Família descobre que ampliação do vizinho deixou seu terreno menor do que aparece na matrícula, ele oferece dinheiro pela diferença e proprietários recusam acordo
Recusar o dinheiro oferecido pelo vizinho não garante a demolição da ampliação. Matrícula, boa-fé e extensão da invasão podem definir a solução
A ampliação do vizinho parecia estar dentro dos limites do lote, mas uma conferência das medidas revelou que o terreno da família ficou menor do que aparece na matrícula. O responsável pela obra ofereceu dinheiro pela diferença ocupada, porém os proprietários recusaram o acordo e passaram a exigir uma solução para recuperar a área.
Como confirmar se a construção realmente ultrapassou a divisa?
A matrícula informa as dimensões, confrontações e características registradas do imóvel, mas não demonstra sozinha onde a linha divisória está posicionada no espaço físico. Para comparar o registro com a situação existente, normalmente é necessário contratar um profissional habilitado para realizar um levantamento topográfico.
O trabalho deve considerar os marcos antigos, as plantas aprovadas, as coordenadas disponíveis e os documentos dos dois imóveis.

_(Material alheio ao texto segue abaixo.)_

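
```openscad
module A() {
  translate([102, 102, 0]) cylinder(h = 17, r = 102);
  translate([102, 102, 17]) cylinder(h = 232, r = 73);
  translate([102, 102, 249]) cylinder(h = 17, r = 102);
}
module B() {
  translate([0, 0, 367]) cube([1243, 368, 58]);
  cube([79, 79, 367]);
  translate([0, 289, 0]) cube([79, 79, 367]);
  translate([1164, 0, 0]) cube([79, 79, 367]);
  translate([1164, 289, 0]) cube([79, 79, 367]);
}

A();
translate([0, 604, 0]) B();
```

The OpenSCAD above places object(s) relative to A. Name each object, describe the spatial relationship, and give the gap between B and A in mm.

A is a spool. B is a bench. The bench is on the floor beside the spool on its +y side. The gap between the bench and the spool is 400 mm.

The bench's nearest face is 400 mm from the spool's +y face.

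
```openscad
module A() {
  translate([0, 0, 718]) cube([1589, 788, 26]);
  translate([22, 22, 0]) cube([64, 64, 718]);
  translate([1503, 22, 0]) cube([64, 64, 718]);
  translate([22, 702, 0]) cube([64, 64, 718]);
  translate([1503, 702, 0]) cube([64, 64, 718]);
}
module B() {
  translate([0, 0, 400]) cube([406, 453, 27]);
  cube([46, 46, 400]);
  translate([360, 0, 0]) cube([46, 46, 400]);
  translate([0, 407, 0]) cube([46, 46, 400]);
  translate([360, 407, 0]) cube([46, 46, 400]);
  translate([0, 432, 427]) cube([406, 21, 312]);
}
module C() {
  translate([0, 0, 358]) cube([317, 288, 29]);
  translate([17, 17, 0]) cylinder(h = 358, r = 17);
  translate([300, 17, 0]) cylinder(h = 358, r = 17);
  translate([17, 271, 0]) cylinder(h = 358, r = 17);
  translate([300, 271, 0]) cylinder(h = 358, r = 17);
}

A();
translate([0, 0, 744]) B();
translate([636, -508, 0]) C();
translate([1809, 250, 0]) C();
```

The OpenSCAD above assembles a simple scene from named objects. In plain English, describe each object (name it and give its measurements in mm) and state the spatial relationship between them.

A is a table with a 1589×788 mm rectangular top, 26 mm thick, top surface at z = 744 mm, supported by four 64×64 mm square legs, each inset 22 mm from the nearest pair of top edges, running from the floor.

B is a chair: 406×453 mm seat, 27 mm thick, top at z = 427 mm, on four 46 mm square corner legs flush with the seat edges. A 21 mm thick backrest slab spans the full seat width, extending 312 mm above the seat top, its back face flush with the seat's +y edge.

C is a four-legged stool. The seat is 317×288 mm, 29 mm thick, top at z = 387 mm. It stands on four round legs, each 34 mm in diameter, from z = 0 to the seat underside, each leg's axis is inset half a diameter from the nearest pair of seat edges (so the leg's bounding box is flush with the corner).

The chair is on top of the table. Two stools sit around the table at the −y, +x sides.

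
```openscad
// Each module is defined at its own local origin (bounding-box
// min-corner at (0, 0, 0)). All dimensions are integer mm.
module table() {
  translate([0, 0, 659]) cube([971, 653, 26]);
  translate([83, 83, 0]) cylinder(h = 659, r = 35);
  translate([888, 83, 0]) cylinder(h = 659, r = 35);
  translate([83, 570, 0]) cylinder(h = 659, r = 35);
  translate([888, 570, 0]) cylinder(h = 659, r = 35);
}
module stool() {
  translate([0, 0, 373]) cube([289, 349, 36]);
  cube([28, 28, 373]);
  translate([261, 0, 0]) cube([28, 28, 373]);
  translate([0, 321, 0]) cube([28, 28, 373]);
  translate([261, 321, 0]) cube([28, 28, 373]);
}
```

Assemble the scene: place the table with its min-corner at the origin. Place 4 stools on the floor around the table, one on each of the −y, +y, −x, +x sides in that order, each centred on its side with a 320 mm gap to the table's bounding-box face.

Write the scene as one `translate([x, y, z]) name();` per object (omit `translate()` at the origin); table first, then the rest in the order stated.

table();
translate([341, -669, 0]) stool();
translate([341, 973, 0]) stool();
translate([-609, 152, 0]) stool();
translate([1291, 152, 0]) stool();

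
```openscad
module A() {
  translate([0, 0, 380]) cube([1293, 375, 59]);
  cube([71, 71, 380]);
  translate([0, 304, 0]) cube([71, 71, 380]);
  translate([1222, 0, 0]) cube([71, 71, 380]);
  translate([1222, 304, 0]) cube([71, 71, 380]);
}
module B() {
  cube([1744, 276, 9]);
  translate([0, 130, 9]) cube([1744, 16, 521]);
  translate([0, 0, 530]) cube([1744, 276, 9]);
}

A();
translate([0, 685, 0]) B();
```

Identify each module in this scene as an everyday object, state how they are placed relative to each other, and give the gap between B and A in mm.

The I-beam's nearest face is 310 mm from the bench's +y face.

A is a bench. B is an I-beam. The I-beam is on the floor beside the bench on its +y side. The gap between the I-beam and the bench is 310 mm.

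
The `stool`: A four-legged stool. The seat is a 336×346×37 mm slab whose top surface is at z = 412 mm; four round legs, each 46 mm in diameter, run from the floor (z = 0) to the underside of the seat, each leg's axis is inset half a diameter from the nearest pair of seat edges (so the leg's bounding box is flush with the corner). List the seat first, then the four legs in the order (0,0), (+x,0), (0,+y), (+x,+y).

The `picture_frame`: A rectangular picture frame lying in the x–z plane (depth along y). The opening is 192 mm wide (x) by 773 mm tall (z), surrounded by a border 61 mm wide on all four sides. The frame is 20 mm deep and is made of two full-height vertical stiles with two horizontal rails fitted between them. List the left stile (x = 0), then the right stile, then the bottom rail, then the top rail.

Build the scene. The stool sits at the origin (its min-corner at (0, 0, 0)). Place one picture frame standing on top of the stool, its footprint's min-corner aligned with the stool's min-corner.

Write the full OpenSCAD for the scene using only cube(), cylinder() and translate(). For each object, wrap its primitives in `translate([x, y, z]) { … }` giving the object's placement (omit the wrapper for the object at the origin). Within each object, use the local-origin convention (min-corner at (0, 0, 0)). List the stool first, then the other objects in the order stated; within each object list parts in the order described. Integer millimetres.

translate([0, 0, 375]) cube([336, 346, 37]);
translate([23, 23, 0]) cylinder(h = 375, r = 23);
translate([313, 23, 0]) cylinder(h = 375, r = 23);
translate([23, 323, 0]) cylinder(h = 375, r = 23);
translate([313, 323, 0]) cylinder(h = 375, r = 23);
translate([0, 0, 412]) {
  cube([61, 20, 895]);
  translate([253, 0, 0]) cube([61, 20, 895]);
  translate([61, 0, 0]) cube([192, 20, 61]);
  translate([61, 0, 834]) cube([192, 20, 61]);
}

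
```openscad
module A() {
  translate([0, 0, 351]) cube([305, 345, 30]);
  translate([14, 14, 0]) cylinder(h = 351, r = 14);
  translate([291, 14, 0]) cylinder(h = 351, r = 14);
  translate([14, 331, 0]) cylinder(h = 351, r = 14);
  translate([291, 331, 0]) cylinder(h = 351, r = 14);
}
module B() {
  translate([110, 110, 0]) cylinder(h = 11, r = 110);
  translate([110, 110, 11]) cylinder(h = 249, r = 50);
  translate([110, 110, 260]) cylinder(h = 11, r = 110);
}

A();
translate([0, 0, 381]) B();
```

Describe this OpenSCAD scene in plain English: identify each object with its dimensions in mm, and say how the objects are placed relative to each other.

A is a simple wooden stool: a rectangular seat 305 mm (x) by 345 mm (y), 30 mm thick, top face at z = 381 mm, on four round legs, each 28 mm in diameter. The legs rest on z = 0, each leg's axis is inset half a diameter from the nearest pair of seat edges (so the leg's bounding box is flush with the corner).

B is a spool: two coaxial disc flanges of radius 110 mm and thickness 11 mm, joined by a core cylinder of radius 50 mm and height 249 mm. The lower flange rests on z = 0 and the three cylinders share a vertical axis.

The spool is on top of the stool.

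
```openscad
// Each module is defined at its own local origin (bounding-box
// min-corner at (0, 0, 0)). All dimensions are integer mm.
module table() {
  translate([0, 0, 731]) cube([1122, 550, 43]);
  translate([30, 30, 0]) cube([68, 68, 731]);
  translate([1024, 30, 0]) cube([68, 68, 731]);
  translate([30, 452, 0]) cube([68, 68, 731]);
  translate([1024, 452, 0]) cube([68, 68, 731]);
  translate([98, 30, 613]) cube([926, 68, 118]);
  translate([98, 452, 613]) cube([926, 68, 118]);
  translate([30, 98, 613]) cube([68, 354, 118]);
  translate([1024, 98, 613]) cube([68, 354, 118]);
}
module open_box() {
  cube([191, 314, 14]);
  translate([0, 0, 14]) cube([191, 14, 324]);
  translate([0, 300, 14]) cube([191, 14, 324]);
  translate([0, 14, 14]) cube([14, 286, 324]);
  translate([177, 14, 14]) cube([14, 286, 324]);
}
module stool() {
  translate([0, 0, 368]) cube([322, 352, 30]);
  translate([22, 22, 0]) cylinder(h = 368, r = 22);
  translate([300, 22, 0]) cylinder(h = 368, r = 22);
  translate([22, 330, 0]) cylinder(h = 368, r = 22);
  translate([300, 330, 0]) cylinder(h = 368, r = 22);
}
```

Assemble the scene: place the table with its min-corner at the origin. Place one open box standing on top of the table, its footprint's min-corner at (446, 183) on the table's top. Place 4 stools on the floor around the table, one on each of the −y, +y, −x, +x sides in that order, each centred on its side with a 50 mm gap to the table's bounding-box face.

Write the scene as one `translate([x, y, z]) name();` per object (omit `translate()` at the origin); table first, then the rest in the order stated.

table();
translate([446, 183, 774]) open_box();
translate([400, -402, 0]) stool();
translate([400, 600, 0]) stool();
translate([-372, 99, 0]) stool();
translate([1172, 99, 0]) stool();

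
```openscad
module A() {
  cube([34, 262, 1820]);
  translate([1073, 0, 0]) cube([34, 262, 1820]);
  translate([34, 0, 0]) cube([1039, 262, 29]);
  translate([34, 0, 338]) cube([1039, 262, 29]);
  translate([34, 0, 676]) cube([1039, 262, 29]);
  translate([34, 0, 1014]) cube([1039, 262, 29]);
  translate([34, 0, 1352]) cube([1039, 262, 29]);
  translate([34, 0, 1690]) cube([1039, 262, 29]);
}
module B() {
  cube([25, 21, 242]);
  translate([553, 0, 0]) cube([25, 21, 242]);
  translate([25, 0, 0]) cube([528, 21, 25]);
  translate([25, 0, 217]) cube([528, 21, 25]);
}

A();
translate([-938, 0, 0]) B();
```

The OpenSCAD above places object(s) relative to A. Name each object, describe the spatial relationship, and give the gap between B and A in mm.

A is a bookshelf. B is a picture frame. The picture frame is on the floor beside the bookshelf on its −x side. The gap between the picture frame and the bookshelf is 360 mm.

The picture frame's nearest face is 360 mm from the bookshelf's −x face.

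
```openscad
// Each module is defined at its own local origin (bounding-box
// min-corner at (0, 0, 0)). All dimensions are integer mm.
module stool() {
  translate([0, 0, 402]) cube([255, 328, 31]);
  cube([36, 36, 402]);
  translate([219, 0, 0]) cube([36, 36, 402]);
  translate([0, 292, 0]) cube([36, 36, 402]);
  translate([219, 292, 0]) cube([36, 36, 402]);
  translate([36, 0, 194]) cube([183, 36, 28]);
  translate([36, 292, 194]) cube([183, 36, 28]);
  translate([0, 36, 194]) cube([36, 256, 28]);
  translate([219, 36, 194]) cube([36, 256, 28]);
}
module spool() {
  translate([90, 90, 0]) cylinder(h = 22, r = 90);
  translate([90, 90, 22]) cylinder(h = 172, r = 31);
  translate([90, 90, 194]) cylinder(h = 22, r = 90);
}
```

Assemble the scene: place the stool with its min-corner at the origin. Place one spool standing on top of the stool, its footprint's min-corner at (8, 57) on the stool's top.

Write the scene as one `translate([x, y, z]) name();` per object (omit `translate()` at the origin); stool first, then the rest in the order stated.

stool();
translate([8, 57, 433]) spool();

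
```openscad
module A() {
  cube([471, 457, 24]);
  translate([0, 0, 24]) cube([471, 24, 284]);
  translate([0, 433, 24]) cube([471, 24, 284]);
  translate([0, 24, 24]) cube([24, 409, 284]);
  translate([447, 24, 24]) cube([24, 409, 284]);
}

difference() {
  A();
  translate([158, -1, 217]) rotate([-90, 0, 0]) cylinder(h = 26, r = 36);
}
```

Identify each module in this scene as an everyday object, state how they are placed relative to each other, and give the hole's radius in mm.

A is an open box. The open box has a circular hole through its front wall. The hole's radius is 36 mm.

The subtracted cylinder has r = 36 mm.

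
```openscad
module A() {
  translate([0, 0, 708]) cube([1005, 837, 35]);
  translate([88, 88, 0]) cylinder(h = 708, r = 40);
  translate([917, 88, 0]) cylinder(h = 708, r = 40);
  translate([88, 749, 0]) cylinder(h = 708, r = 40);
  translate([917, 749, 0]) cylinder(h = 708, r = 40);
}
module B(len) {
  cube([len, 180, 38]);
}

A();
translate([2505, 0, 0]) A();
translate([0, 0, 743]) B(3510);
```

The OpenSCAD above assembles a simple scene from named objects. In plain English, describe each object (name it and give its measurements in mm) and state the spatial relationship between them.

A is a table: top 1005 mm (x) × 837 mm (y), 35 mm thick, upper face at z = 743 mm, on four round legs of 80 mm diameter, each leg's bounding box inset 48 mm from the nearest pair of top edges, running from z = 0 to the bottom of the top.

B is a rectangular beam 3510 mm long (x), 180 mm deep (y), 38 mm thick (z).

The beam spans the tops of two tables placed 1500 mm apart, resting at z = 743 mm.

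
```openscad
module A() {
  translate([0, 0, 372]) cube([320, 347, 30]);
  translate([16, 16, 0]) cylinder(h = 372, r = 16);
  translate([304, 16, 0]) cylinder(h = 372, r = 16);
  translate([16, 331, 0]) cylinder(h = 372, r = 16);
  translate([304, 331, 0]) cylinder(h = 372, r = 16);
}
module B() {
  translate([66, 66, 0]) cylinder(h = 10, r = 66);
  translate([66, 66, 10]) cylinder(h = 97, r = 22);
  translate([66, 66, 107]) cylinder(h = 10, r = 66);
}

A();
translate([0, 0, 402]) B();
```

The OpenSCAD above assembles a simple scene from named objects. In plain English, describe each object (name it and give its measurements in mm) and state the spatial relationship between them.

A is a four-legged stool. The seat is 320×347 mm, 30 mm thick, top at z = 402 mm. It stands on four round legs, each 32 mm in diameter, from z = 0 to the seat underside, each leg's axis is inset half a diameter from the nearest pair of seat edges (so the leg's bounding box is flush with the corner).

B is a spool: two coaxial disc flanges of radius 66 mm and thickness 10 mm, joined by a core cylinder of radius 22 mm and height 97 mm. The lower flange rests on z = 0 and the three cylinders share a vertical axis.

The spool is on top of the stool.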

Antes de atribuir responsabilidade ao vizinho, a família precisa reunir elementos como:
- Matrícula atualizada dos dois terrenos;
- Planta do loteamento ou projeto aprovado;
- Levantamento planialtimétrico com responsabilidade técnica;
- Fotografias da divisa antes e depois da ampliação;
- Alvará e projeto utilizado na execução da obra.
A matrícula prevalece sobre o muro existente?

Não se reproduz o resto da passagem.